Results 11 male firefighters (10 White and 1 Black) developed polyarthritis after WTC-exposure; 2 were diagnosed with sarcoidosis pre-9/11/01. All were never smokers and arrived at the WTC-site within 2 weeks after 9/11/01. Median age: 37.7 years (IQR=31.6–40.8), median firefighting service duration, pre-9/11/01: 6.9 years (IQR=4.4–13.2). All had biopsy-proven pulmonary sarcoidosis and normal pulmonary function tests at presentation. Duration from WTC-exposure to diagnosis of pulmonary sarcoidosis: 7.7 years (IQR=5.8–9.5). Polyarthritis was part of the initial presentation in 9 patients who developed sarcoidosis post-9/11/01. In 2 patients with pre-9/11/01 sarcoidosis, polyarthritis occurred after WTC exposure, 5 and 10 years after initial diagnosis. Polyarthritis was symmetrical, involving large (n=1), small and large (n=10), and ankle joints (n=10). No erosions on available Xrays (n=4). All had normal ESR and CRP, negative Quantiferon or PPD. All had negative anti-CCP and RF but one with low positive RF; all but two had normal ACE levels. All required steroid sparing agents (stepwise progression from hydroxychloroquine to methotrexate to TNF-blockers). Adequate disease control was obtained with hydroxychloroquine (n=1); methotrexate (n=2); no therapy (n=1); Infliximab (n=2); Adalimumab (n=4); Etanercept (n=1).

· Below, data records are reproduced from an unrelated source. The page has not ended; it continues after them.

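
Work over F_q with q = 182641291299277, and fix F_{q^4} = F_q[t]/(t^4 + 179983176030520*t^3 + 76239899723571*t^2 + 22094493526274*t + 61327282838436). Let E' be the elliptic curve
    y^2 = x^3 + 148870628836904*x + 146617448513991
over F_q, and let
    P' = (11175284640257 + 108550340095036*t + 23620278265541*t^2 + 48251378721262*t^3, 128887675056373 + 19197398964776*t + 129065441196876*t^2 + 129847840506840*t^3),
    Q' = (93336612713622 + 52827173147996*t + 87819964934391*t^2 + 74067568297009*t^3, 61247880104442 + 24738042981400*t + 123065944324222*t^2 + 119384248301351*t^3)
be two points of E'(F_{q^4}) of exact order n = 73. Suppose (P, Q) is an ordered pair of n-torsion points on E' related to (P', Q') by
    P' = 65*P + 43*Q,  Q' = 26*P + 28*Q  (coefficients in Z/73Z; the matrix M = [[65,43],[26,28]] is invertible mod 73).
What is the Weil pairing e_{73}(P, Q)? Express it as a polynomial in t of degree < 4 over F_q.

e_{73}(aP+bQ,cP+dQ) = e_{73}(P,Q)^(ad-bc); with (a,b,c,d)=(65,43,26,28) this gives the det-73 law.
So e_{73}(P,Q) = e_{73}(P',Q')^{13}, since 45*13 = 1 mod 73.
Run Miller on y^2=x^3+148870628836904*x+146617448513991 over F_{182641291299277}: ladder 1001001 (7 bits); e = f_P(D_Q)/f_Q(D_P).
So e_{73}(P',Q') = 121183554889731 + 33006626563226*t + 164372013008254*t^2 + 7030978387219*t^3.
Finally e_{73}(P,Q) = 64107435776082 + 176137122660880*t + 78109351777581*t^2 + 54961243285514*t^3.

64107435776082 + 176137122660880*t + 78109351777581*t^2 + 54961243285514*t^3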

Conclusions Chronic polyarthritis is an important manifestation of sarcoidosis in FDNY firefighters with previous WTC exposure. Their arthritis is chronic and most did not respond adequately to oral DMARDs with 7/11 (64%) necessitating the addition of anti-TNF agents. Further studies are needed to determine the generalizability of these findings to other groups with varying levels of WTC exposure or with non-WTC environmental exposures.